We are born procrastinators. I don’t mean teens, or millennials, or even those of us privileged to live in the Internet Age. I mean humans. All of us. We procrastinate on everything: schoolwork, prayer, Bible reading, texting a friend, those little tasks that need to get done but we don’t want to do. I procrastinated on writing this article. Maybe your reading it right now is a form of procrastination on something else.
Perhaps this habit of procrastination helps to explain something else: why we so rarely memorize the Bible. We know it’s important, maybe we did it as little kids because we were made to, and it’s not like we don’t love God and want to be in his Word. We just figure, “I’ll do that later.” There’s something else I’d rather do, or need to do, right now. But Bible memory is important right now, too. It’s especially important for teens, those of us who are in a season of life devoted to learning and growth.
If we’re going to grow into committed, Christlike followers of God, we need to be memorizing his Word. Here are just a few reasons why we should.

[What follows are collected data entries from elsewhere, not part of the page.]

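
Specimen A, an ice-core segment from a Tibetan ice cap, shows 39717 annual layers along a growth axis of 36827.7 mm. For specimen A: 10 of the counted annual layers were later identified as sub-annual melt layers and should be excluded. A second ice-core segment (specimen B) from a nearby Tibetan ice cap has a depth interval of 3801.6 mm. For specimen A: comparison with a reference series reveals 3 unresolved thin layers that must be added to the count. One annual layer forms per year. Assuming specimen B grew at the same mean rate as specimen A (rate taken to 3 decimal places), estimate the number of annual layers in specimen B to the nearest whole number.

Specimen A: adjusted count: 39717 − 10 + 3 = 39710 annual layers.
A: Extension rate ≈ 36827.7 / 39710 = 0.927 mm per year.
Specimen B: 3801.6 mm / 0.927 mm per year = 4100.97 years ≈ 4101 annual layers.

4101 annual layers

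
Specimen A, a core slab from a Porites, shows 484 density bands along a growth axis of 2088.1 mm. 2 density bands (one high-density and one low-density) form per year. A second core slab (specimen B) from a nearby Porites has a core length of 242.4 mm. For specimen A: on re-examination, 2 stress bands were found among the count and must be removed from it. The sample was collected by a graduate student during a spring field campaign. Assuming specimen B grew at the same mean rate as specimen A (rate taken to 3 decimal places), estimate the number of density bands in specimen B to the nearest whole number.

56 density bands

Specimen A: true density band count = 484 − 2 = 482.
Specimen A: 482 density bands at 2 per year is 482 / 2 = 241 years.
A: 2088.1 mm over 241 years gives 2088.1 / 241 ≈ 8.664 mm/year.
B spans 242.4 / 8.664 = 27.98 years; at 2 density bands per year that is 27.98 × 2 ≈ 56 density bands.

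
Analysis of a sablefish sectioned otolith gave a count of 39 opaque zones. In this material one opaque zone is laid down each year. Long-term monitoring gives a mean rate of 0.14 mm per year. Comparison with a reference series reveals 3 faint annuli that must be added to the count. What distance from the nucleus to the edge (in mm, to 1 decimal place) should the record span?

Correcting the raw count gives 39 + 3 = 42 true opaque zones.
42 years at 0.14 mm/year gives 0.14 × 42 = 5.9 mm.

5.9 mm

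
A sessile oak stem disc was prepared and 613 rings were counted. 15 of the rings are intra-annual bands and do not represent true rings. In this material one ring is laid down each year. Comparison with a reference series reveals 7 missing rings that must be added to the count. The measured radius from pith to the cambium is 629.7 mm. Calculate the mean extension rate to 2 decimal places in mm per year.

1.04 mm per year

After corrections the count is 613 − 15 + 7 = 605 rings.
629.7 mm over 605 years gives 629.7 / 605 ≈ 1.04 mm per year.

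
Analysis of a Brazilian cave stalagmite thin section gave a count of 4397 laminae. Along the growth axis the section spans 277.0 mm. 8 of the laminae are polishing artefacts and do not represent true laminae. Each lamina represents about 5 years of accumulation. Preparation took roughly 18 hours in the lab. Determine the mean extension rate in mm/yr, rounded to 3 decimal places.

True lamina count = 4397 − 8 = 4389.
At 5 years per lamina, 4389 × 5 = 21945 years.
Extension rate ≈ 277.0 / 21945 = 0.013 mm/yr.

0.013 mm/yr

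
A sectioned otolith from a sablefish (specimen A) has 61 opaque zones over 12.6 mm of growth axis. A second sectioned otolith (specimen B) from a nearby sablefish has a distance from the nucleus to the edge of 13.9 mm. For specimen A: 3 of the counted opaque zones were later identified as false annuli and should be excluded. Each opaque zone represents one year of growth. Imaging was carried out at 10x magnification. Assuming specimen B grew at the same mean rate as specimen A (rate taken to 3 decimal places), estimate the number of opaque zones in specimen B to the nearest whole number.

Specimen A: correcting the raw count gives 61 − 3 = 58 true opaque zones.
A: Mean rate = 12.6 mm / 58 years ≈ 0.217 mm/year.
Specimen B: 13.9 mm / 0.217 mm per year = 64.06 years ≈ 64 opaque zones.

64 opaque zones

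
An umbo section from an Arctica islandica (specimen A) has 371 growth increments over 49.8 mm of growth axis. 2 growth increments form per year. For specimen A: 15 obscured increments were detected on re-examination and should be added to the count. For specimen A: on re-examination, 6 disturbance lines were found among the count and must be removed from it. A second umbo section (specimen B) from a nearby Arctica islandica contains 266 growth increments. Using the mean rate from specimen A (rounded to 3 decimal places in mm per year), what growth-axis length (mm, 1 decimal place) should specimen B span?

Specimen A: adjusted count: 371 − 6 + 15 = 380 growth increments.
Specimen A: dividing by 2 growth increments per year: 380 / 2 = 190 years.
A: 49.8 mm over 190 years gives 49.8 / 190 ≈ 0.262 mm/yr.
Specimen B: dividing by 2 growth increments per year: 266 / 2 = 133 years. Length of B = 0.262 × 133 = 34.8 mm.

34.8 mm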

When we read a passage of Scripture, it’s easy to skim over the boring or difficult parts without paying much attention. But you can’t do that when you’re memorizing. When you memorize a passage of Scripture (a better approach, by the way, than memorizing isolated verses!), you must become intimately acquainted with every sentence and phrase. You’re not off the hook for any of those harder bits.

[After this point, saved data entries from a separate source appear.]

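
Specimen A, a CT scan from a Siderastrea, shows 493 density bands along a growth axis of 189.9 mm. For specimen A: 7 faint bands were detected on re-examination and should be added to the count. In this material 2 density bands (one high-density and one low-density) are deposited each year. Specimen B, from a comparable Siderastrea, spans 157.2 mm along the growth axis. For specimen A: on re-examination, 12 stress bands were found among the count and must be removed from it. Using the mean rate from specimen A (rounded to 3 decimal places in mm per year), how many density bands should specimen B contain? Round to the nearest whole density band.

404 density bands

Specimen A: true density band count = 493 − 12 + 7 = 488.
Specimen A: dividing by 2 density bands per year: 488 / 2 = 244 years.
A: Mean rate = 189.9 mm / 244 years ≈ 0.778 mm per year.
For B, 157.2 / 0.778 = 202.06 years; at 2 density bands per year that is 202.06 × 2 ≈ 404 density bands.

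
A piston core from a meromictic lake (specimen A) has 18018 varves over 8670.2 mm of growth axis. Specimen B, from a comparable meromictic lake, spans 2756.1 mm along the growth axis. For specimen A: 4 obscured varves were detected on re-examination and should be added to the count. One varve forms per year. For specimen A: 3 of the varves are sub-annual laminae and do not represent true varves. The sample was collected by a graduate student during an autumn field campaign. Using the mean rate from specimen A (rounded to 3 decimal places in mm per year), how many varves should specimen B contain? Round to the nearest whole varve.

5730 varves

Specimen A: adjusted count: 18018 − 3 + 4 = 18019 varves.
A: Extension rate ≈ 8670.2 / 18019 = 0.481 mm/yr.
Specimen B: 2756.1 mm / 0.481 mm per year = 5729.94 years ≈ 5730 varves.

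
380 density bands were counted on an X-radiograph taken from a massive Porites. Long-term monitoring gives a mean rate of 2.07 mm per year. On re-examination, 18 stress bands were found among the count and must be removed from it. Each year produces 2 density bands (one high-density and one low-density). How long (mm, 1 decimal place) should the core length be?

374.7 mm

Adjusted count: 380 − 18 = 362 density bands.
Dividing by 2 density bands per year: 362 / 2 = 181 years.
181 years at 2.07 mm/year gives 2.07 × 181 = 374.7 mm.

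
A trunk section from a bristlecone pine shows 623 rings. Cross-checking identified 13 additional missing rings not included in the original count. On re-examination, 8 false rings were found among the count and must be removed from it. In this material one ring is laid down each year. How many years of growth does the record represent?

628 yr

Correcting the raw count gives 623 − 8 + 13 = 628 true rings.
One ring per year makes the duration 628 years.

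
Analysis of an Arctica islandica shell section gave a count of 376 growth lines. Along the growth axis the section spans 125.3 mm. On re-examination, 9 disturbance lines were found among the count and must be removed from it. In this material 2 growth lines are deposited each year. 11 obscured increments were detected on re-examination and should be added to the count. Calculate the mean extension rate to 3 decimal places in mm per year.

After corrections the count is 376 − 9 + 11 = 378 growth lines.
With 2 growth lines per year, 378 / 2 = 189 years.
125.3 mm over 189 years gives 125.3 / 189 ≈ 0.663 mm per year.

0.663 mm per year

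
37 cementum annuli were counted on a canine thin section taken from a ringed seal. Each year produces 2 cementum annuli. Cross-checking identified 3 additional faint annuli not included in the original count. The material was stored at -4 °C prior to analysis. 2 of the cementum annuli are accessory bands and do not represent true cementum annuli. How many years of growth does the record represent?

Adjusted count: 37 − 2 + 3 = 38 cementum annuli.
38 cementum annuli at 2 per year is 38 / 2 = 19 years.

19 yr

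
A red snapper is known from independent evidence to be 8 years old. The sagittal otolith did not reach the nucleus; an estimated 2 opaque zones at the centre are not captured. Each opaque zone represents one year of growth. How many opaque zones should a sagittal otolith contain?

Expected opaque zones over 8 years: 8.
8 − 2 missed = 6 opaque zones expected in the prepared section.

6 opaque zones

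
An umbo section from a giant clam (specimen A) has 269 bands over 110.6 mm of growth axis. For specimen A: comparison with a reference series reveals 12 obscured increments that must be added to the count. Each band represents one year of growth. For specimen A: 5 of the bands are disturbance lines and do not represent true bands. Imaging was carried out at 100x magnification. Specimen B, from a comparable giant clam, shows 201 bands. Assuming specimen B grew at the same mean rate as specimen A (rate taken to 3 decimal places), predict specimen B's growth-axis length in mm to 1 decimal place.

Specimen A: correcting the raw count gives 269 − 5 + 12 = 276 true bands.
A: 110.6 mm over 276 years gives 110.6 / 276 ≈ 0.401 mm/yr.
B's length ≈ 0.401 × 201 = 80.6 mm.

80.6 mm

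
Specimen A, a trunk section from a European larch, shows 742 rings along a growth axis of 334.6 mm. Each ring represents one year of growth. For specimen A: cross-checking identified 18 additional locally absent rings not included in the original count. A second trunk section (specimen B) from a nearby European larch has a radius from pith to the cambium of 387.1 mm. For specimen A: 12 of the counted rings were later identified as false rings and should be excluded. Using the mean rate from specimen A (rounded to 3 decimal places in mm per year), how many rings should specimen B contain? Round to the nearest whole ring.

866 rings

Specimen A: adjusted count: 742 − 12 + 18 = 748 rings.
A: 334.6 mm over 748 years gives 334.6 / 748 ≈ 0.447 mm/year.
B spans 387.1 / 0.447 = 866.00 years ≈ 866 rings.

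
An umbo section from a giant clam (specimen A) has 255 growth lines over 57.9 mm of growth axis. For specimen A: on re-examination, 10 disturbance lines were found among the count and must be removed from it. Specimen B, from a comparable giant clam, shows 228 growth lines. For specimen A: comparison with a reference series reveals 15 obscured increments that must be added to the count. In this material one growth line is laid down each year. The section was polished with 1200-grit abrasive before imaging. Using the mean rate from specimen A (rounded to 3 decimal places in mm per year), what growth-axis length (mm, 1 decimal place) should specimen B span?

50.8 mm

Specimen A: true growth line count = 255 − 10 + 15 = 260.
A: 57.9 mm over 260 years gives 57.9 / 260 ≈ 0.223 mm/yr.
Length of B = 0.223 × 228 = 50.8 mm.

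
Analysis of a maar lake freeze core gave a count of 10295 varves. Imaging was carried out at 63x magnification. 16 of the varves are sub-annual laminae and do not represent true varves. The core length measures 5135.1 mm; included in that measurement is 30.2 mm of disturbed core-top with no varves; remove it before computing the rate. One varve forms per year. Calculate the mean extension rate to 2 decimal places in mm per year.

Adjusted count: 10295 − 16 = 10279 varves.
Removing the 30.2 mm offcut leaves 5135.1 − 30.2 = 5104.9 mm.
Mean rate = 5104.9 mm / 10279 years ≈ 0.50 mm per year.

0.50 mm per year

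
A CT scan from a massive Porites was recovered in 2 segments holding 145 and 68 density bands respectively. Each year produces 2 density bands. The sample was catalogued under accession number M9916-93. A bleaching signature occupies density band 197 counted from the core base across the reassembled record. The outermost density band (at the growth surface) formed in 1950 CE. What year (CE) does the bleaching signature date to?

1942 CE

Total density bands = 145 + 68 = 213.
213 − 197 = 16 density bands lie beyond the bleaching signature toward the growth surface.
16 density bands at 2 per year is 16 / 2 = 8 years.
Counting back 8 years from 1950 CE places the bleaching signature in 1950 − 8 = 1942 CE.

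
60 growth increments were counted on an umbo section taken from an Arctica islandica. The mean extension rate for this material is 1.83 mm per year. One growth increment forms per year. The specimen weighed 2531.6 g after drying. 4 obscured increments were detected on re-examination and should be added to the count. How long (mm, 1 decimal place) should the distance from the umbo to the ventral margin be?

117.1 mm

True growth increment count = 60 + 4 = 64.
Length ≈ 1.83 × 64 = 117.1 mm.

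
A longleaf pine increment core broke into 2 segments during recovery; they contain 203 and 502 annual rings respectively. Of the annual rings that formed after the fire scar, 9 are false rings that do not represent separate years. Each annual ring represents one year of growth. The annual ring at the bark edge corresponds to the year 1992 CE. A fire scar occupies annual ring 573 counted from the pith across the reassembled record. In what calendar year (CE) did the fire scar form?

1869 CE

Total annual rings = 203 + 502 = 705.
The fire scar sits at annual ring 573 from the pith, so 705 − 573 = 132 annual rings formed after it.
Removing the 9 false annual rings leaves 132 − 9 = 123 true annual rings beyond the fire scar.
Counting back 123 years from 1992 CE places the fire scar in 1992 − 123 = 1869 CE.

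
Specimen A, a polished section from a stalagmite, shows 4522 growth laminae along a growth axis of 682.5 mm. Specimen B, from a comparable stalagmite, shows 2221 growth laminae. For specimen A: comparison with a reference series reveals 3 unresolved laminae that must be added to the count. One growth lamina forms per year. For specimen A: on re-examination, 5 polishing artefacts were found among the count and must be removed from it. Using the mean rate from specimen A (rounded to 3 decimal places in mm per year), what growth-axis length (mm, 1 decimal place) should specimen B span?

Specimen A: correcting the raw count gives 4522 − 5 + 3 = 4520 true growth laminae.
A: Mean rate = 682.5 mm / 4520 years ≈ 0.151 mm/yr.
Length of B = 0.151 × 2221 = 335.4 mm.

335.4 mm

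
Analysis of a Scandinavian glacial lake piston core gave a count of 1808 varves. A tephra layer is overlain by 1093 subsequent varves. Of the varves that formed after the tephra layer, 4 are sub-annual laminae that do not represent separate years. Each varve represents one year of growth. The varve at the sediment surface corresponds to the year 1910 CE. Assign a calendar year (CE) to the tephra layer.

1093 varves post-date the tephra layer.
Excluding 4 false varves: 1093 − 4 = 1089.
The varve at the sediment surface is 1910 CE, so the tephra layer dates to 1910 − 1089 = 821 CE.

821 CE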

Memorizing Scripture forces you to think about the text. It’s part of the very nature of the process. In order to really plant the words in your mind, you have to at least make an attempt at understanding them. And that opens up opportunities to go deeper, to explore the passage even further with tools like cross references and commentaries.

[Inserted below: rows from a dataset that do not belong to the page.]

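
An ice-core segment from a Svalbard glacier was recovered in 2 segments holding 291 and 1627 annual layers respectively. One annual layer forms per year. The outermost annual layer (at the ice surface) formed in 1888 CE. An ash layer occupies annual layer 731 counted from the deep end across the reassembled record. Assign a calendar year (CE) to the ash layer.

Total annual layers = 291 + 1627 = 1918.
The ash layer sits at annual layer 731 from the deep end, so 1918 − 731 = 1187 annual layers formed after it.
1888 − 1187 = 701 CE.

701 CE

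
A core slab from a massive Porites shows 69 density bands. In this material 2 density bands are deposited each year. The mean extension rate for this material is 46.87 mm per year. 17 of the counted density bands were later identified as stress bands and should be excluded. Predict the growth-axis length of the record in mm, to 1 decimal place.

1218.6 mm

Adjusted count: 69 − 17 = 52 density bands.
52 density bands at 2 per year is 52 / 2 = 26 years.
26 years at 46.87 mm/year gives 46.87 × 26 = 1218.6 mm.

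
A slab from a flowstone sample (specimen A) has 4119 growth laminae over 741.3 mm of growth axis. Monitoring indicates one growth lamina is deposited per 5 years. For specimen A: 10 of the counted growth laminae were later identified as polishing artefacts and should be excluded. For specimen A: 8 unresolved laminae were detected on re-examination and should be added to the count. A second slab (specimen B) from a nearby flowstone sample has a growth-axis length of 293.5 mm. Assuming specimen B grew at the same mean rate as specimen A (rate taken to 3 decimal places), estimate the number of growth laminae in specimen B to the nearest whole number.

1631 growth laminae

Specimen A: true growth lamina count = 4119 − 10 + 8 = 4117.
Specimen A: at 5 years per growth lamina, 4117 × 5 = 20585 years.
A: 741.3 mm over 20585 years gives 741.3 / 20585 ≈ 0.036 mm per year.
B spans 293.5 / 0.036 = 8152.78 years; at 5 years per growth lamina that is 8152.78 / 5 ≈ 1631 growth laminae.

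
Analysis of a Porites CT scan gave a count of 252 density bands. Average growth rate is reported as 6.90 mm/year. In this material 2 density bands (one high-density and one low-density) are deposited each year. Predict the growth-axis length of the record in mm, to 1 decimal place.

With 2 density bands per year, 252 / 2 = 126 years.
126 years at 6.90 mm/year gives 6.90 × 126 = 869.4 mm.

869.4 mm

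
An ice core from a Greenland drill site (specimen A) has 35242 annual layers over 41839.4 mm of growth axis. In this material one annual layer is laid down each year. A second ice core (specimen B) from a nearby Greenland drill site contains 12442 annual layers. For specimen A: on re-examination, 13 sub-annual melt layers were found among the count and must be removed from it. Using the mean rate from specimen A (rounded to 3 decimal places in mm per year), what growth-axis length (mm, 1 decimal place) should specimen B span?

14781.1 mm

Specimen A: true annual layer count = 35242 − 13 = 35229.
A: Extension rate ≈ 41839.4 / 35229 = 1.188 mm/year.
B's length ≈ 1.188 × 12442 = 14781.1 mm.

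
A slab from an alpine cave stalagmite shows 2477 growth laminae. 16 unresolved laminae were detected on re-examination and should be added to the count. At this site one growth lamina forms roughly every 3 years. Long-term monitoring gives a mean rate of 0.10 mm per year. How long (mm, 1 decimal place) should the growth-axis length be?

747.9 mm

Adjusted count: 2477 + 16 = 2493 growth laminae.
2493 growth laminae at 3 years each span 2493 × 3 = 7479 years.
7479 years at 0.10 mm/year gives 0.10 × 7479 = 747.9 mm.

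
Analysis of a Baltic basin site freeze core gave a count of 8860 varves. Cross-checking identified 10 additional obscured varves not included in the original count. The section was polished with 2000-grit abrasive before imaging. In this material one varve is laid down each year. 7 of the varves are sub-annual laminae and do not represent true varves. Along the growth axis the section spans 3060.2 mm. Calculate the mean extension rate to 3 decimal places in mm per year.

0.345 mm per year

After corrections the count is 8860 − 7 + 10 = 8863 varves.
Mean rate = 3060.2 mm / 8863 years ≈ 0.345 mm per year.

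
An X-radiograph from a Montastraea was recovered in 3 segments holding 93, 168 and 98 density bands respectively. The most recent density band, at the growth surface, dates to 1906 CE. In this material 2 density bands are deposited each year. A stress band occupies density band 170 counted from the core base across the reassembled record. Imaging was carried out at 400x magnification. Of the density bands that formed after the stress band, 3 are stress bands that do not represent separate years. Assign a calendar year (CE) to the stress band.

1813 CE

Total density bands = 93 + 168 + 98 = 359.
Between density band 170 and the growth surface there are 359 − 170 = 189 density bands.
Removing the 3 false density bands leaves 189 − 3 = 186 true density bands beyond the stress band.
With 2 density bands per year, 186 / 2 = 93 years.
The density band at the growth surface is 1906 CE, so the stress band dates to 1906 − 93 = 1813 CE.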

Over nine years of participating in the National Bible Bee Competition, I memorized literally thousands of verses. As I memorized more of the Bible, becoming more familiar with it, I noticed something else happening. I started to connect the dots. I’d be listening to my pastor, and I’d remember something from another verse I’d memorized that related to the passage he was preaching. I’d be reading a chapter of the Bible and remember a chapter elsewhere that added even more depth of understanding.
As you get more and more of the Bible into your mind and heart, you start to see how it all connects. The books and chapters of the Bible aren’t islands; they aren’t isolated, off to themselves. They’re all part of one big story, told by one Author. The same truths connect across the centuries and the different human authors that wrote the Scriptures we have today.
Throughout the Bible, especially in the Psalms, we’re encouraged to meditate on God’s words. In other words, we should be thinking about them throughout the day, chewing on them, always going back to the truth we know about God.
I will meditate on Your precepts
And regard Your ways.
I shall delight in Your statutes;
I shall not forget Your word. (Psalm 119:15-16)
Sometimes I think we (myself included) are far too diligent to fill up every empty moment in our lives. If our minds aren’t occupied by school or work, we’re listening to music, scrolling through our phone, or finding some other way to occupy our minds—even just for a few minutes at a time. What if we chose to use those moments differently? What if we took them as opportunities to pray, to thank God, to meditate on his Word, or even just to be still for a few moments?
When I’m at work, it’s easy to just let my mind go blank or wander aimlessly, often ending up in less-than-edifying places. But I’m trying to change that. Occasionally (and not as often as I’d like), when I’m folding clothes or replacing shirts on hangers, I’ll bring my mind back to a passage of Scripture.
Usually it’s whatever passage I’m memorizing or currently thinking about. Sometimes it’s a psalm that I memorized years ago and never left. But because I have these verses, planted with such deep roots in my mind and heart, I can come back to them and allow them to point me toward Jesus—to “set [my] mind on the things above, not on the things that are on earth” (Colossians 3:2).
When I participated in the National Bible Bee, success depended on the number of verses I had memorized. The more verses I could store in my head at one time, the better chance I had. Unfortunately, I tend to think about Bible memory this way even outside the competition. I tend to imagine that the point is to see how many verses I can keep “current” at the same time, as if my mind is a warehouse and Bible verses are my stock.
A while back, however, some words by author David Mathis started to change the way I thought about it. He writes,
When we memorize lines from the Bible, we are shaping our minds in the moment to mimic the structure and mind-set of the mind of God.... memorized Scripture molds our minds, with as much specificity as is humanly possible, to mimic the folds and creases in the mind of God. (Habits of Grace, page 68)
In Romans 12, Paul exhorts Christians to be “transformed by the renewing of your mind” (Romans 12:2). Part of this process is memorizing Scripture, learning to think God’s thoughts and let our minds work like his. God’s purpose for our lives as Christians is to be molded and conformed into the image of his Son, Jesus Christ—he who is the perfect image of the Father, God incarnate (Romans 8:29; Hebrews 1:3). Bible memory is not the only means of grace he uses for this purpose, but it is an important one.
Let us, as teenagers, make it our aim to be like Christ. Let us commit to doing the hard work of learning who God is and being made like him. It is a hard way, but it is the path to glory.